R Syntax

# Choose a file interactively

# Read CSV file
d <- read.csv(pathfile)

# Read text file.
# Set header = TRUE if the first row of the data
# corresponds to the names of the variables
d <- read.table(pathfile, header = TRUE)

# Vector with values 3, 6, 7
c(3, 6, 7)

# Value of data d in row 3 and column 7
d[3, 7]

# Row 3 of data d
d[3, ]

# Column 7 of data d
d[, 7]

# Rows 3 and 5 of data d
d[c(3, 5), ]

# Columns 7 and 9 of data d
d[ , c(7, 9)]

# Data d without rows 3 and 5
d[-c(3, 5), ]

# Data d without columns 7 and 9
d[ , -c(7, 9)]


If you do not have R installed, you can google “online R compiler”


1 Probability distributions and the Central Limit Theorem

1.1 Area under the curve

What percent of a standard normal distribution \(N(\mu = 0, \sigma = 1)\) is found in each region? Be sure to draw a graph.

  1. \(Z < -1.35\)
  2. \(Z > 1.48\)
  3. \(-0.4 < Z < 1.5\)
  4. \(|Z| > 2\)

1.2 Overweight baggage

Suppose weights of the checked baggage of airline passengers follow a nearly normal distribution with mean 45 pounds and standard deviation 3.2 pounds. Most airlines charge a fee for baggage that weigh in excess of 50 pounds. Determine what percent of airline passengers incur this fee.

1.3 LA weather

The average daily high temperature in June in LA is 77\(^o\)F with a standard deviation of 5\(^o\)F. Suppose that the temperatures in June closely follow a normal distribution.

  1. What is the probability of observing an 83\(^o\)F temperature or higher in LA during a randomly chosen day in June?
  2. How cool are the coldest 10% of the days (days with lowest average high temperature) during June in LA?

1.4 GRE scores

The mean score for Verbal Reasoning section for all the Graduate Record Examination (GRE) takers was 151 with a standard deviation of 7, and the mean score for the Quantitative Reasoning was 153 with a standard deviation of 7.67. Suppose that both distributions are nearly normal.

  1. Write down the short-hand for these two normal distributions.
  2. The score of a student who scored in the 80th percentile on the Quantitative Reasoning section.
  3. The score of a student who scored worse than 70% of the test takers in the Verbal Reasoning section.

1.5 Hen eggs (CLT)

The distribution of the number of eggs laid by a certain species of hen during their breeding period has a mean of 35 eggs with a standard deviation of 18.2. Suppose a group of researchers randomly samples 45 hens of this species, counts the number of eggs laid during their breeding period, and records the sample mean. They repeat this 1,000 times, and build a distribution of sample means.

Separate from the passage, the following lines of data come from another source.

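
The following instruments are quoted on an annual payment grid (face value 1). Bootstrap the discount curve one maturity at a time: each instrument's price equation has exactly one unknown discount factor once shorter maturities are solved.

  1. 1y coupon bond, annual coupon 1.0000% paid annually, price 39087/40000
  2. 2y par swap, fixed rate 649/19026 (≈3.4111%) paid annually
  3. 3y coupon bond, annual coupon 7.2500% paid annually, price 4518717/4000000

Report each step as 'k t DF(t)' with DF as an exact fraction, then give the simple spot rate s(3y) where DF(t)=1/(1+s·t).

1 1 387/400
2 2 9351/10000
3 3 9247/10000
s(3y) = (1/(9247/10000) − 1)/(3) = 251/9247 ≈ 2.7144%

step 1 [1y] bond c/1=1/100: DF=(39087/40000 − 1/100·(0))/(1+1/100) = 387/400 ≈ 0.967500
step 2 [2y] swap r/1=649/19026: DF=(1 − 649/19026·(0.967500))/(1+649/19026) = 9351/10000 ≈ 0.935100
step 3 [3y] bond c/1=29/400: DF=(4518717/4000000 − 29/400·(0.967500+0.935100))/(1+29/400) = 9247/10000 ≈ 0.924700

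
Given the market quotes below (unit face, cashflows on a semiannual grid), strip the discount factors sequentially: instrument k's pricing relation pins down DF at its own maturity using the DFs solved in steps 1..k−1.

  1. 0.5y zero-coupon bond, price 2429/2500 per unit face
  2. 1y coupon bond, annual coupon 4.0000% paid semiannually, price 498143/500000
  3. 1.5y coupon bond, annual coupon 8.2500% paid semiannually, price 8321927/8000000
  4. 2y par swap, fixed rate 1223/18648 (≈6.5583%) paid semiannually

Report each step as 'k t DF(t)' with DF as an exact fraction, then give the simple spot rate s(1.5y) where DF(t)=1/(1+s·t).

1 1/2 2429/2500
2 1 9577/10000
3 3/2 4613/5000
4 2 8777/10000
s(1.5y) = (1/(4613/5000) − 1)/(3/2) = 258/4613 ≈ 5.5929%

step 1 [0.5y] zero: DF = P = 2429/2500 ≈ 0.971600
step 2 [1y] bond c/2=1/50: DF=(498143/500000 − 1/50·(0.971600))/(1+1/50) = 9577/10000 ≈ 0.957700
step 3 [1.5y] bond c/2=33/800: DF=(8321927/8000000 − 33/800·(0.971600+0.957700))/(1+33/800) = 4613/5000 ≈ 0.922600
step 4 [2y] swap r/2=1223/37296: DF=(1 − 1223/37296·(0.971600+0.957700+0.922600))/(1+1223/37296) = 8777/10000 ≈ 0.877700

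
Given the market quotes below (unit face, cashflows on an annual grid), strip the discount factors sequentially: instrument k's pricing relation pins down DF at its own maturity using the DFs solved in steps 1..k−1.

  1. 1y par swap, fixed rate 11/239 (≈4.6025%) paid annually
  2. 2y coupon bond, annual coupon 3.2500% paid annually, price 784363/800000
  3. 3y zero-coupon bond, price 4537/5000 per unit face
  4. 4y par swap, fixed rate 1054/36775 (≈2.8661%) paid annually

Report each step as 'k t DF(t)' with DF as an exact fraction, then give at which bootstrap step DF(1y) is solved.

step 1 [1y] swap r/1=11/239: DF=(1 − 11/239·(0))/(1+11/239) = 239/250 ≈ 0.956000
step 2 [2y] bond c/1=13/400: DF=(784363/800000 − 13/400·(0.956000))/(1+13/400) = 1839/2000 ≈ 0.919500
step 3 [3y] zero: DF = P = 4537/5000 ≈ 0.907400
step 4 [4y] swap r/1=1054/36775: DF=(1 − 1054/36775·(0.956000+0.919500+0.907400))/(1+1054/36775) = 4473/5000 ≈ 0.894600

1 1 239/250
2 2 1839/2000
3 3 4537/5000
4 4 4473/5000
DF(1y) is solved at step 1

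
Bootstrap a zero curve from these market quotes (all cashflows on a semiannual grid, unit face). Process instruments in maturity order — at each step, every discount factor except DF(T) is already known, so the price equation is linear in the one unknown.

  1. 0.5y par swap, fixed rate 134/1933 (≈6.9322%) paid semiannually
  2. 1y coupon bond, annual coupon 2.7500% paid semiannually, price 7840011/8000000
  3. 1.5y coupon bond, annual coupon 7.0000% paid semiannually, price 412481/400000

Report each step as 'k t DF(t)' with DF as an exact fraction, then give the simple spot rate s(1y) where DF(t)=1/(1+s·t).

1 1/2 1933/2000
2 1 596/625
3 3/2 4657/5000
s(1y) = (1/(596/625) − 1)/(1) = 29/596 ≈ 4.8658%

step 1 [0.5y] swap r/2=67/1933: DF=(1 − 67/1933·(0))/(1+67/1933) = 1933/2000 ≈ 0.966500
step 2 [1y] bond c/2=11/800: DF=(7840011/8000000 − 11/800·(0.966500))/(1+11/800) = 596/625 ≈ 0.953600
step 3 [1.5y] bond c/2=7/200: DF=(412481/400000 − 7/200·(0.966500+0.953600))/(1+7/200) = 4657/5000 ≈ 0.931400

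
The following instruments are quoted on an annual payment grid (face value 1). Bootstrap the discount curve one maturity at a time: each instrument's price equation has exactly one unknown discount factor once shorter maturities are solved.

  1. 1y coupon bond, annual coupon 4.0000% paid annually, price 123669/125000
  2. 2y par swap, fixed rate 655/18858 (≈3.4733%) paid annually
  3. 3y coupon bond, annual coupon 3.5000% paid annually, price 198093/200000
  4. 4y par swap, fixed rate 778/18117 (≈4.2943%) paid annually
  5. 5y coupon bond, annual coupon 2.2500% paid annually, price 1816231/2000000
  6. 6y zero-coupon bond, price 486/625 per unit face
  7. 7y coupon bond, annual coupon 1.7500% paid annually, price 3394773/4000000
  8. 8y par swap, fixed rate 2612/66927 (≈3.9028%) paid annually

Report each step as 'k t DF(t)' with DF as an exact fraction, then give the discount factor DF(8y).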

  1. What is this distribution called?
  2. Would you expect the shape of this distribution to be symmetric, right skewed, or left skewed? Explain your reasoning.
  3. Calculate the variability of this distribution and state the appropriate term used to refer to this value.
  4. Suppose the researchers’ budget is reduced and they are only able to collect random samples of 30 hens. The sample mean of the number of eggs is recorded, and we repeat this 1,000 times, and build a new distribution of sample means. How will the variability of this new distribution compare to the variability of the original distribution?

1.6 Identify the parameter (Inference)

For each of the following situations, state whether the parameter of interest is a mean or a proportion. It may be helpful to examine whether individual responses are numerical or categorical.

  1. In a survey, one hundred college students are asked how many hours per week they spend on the Internet.
  2. In a survey, one hundred college students are asked: “What percentage of the time you spend on the Internet is part of your course work?”"
  3. In a survey, one hundred college students are asked whether or not they cited information from Wikipedia in their papers.
  4. In a sample of one hundred recent college graduates, it is found that 85 percent expect to get a job within one year of their graduation date.

1.7 Quality control (Inference)

As part of a quality control process for computer chips, an engineer at a factory randomly samples 212 chips during a week of production to test the current rate of chips with severe defects. She finds that 27 of the chips are defective.

  1. What population is under consideration in the data set?
  2. What parameter is being estimated?
  3. What is the point estimate for the parameter?